Sabbat, Dark Interpreter
Sabbat, Dark Interpreter, De Quincy Dreams of Levana and Our Ladies of Sorrow
Sabbat or Dark Interpreter, inspired by Thomas De Quincy’s Confessions of an English Opium Eater, is oil on wood, 48 inches by 48 inches, 2016.
Purchase the original painting of Sabbat from Saatchi Art

Since the Middle Ages, until comparatively recently, a conjecture of public opinion held the view that visits of witches and warlocks to the Sabbat were a physical experience.
In recent times, this view has, by many, been transformed into a concept that attendance at the Sabbat is induced by hallucinogenic substances, ingredients often absorbed through the skin from the well-known “flying ointment”.
See Sacred Mushroom and the Cross by John M. Allegro for an illustration of this phenomenon in Christian religious experience.

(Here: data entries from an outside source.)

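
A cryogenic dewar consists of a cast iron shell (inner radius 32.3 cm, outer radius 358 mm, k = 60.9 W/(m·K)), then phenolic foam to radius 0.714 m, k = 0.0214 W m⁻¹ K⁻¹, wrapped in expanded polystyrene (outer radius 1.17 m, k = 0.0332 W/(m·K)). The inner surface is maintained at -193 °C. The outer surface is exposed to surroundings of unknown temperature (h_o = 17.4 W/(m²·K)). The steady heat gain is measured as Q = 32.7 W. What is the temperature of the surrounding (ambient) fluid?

T_out = 19.3 °C

Series resistances:
  R_cast iron = (1/0.323 − 1/0.358)/(4πk) = 0.3027/(4π·60.9) = 3.955×10^-4 K/W
  R_phenolic foam = (1/0.358 − 1/0.714)/(4πk) = 1.393/(4π·0.0214) = 5.179 K/W
  R_expanded polystyrene = (1/0.714 − 1/1.17)/(4πk) = 0.5459/(4π·0.0332) = 1.308 K/W
  R_conv,out = 1/(4πr²h) = 1/(4π·1.17²·17.4) = 0.003341 K/W
ΣR = 6.491 K/W
ΔT = Q·ΣR = 32.7 × 6.491 = 212.3 K
Heat flows inward, so T_out = T_in + ΔT = -193 + 212.3 = 19.3 °C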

The De Quincy connection provides another example of altered state religious experience induced by a mind-altering substance, leading to derangement of the senses.
Thomas De Quincy’s book, Confessions of an English Opium Eater, is a detailed account of the day-to-day life of an early 19th-century laudanum addict written in chronological style.
However, in the chapter Levana and our Ladies of Sorrow we find a dramatic textual shift into a gnomic style that attempts to depict an alien phantasmagoric world.
For DeQuincy, his soul guide into this realm is the Dark Interpreter, a symbolic representation of the substance of psychedelic revelations.
In this world individuality is flayed away exposing raw primal soul integrated into the infinite.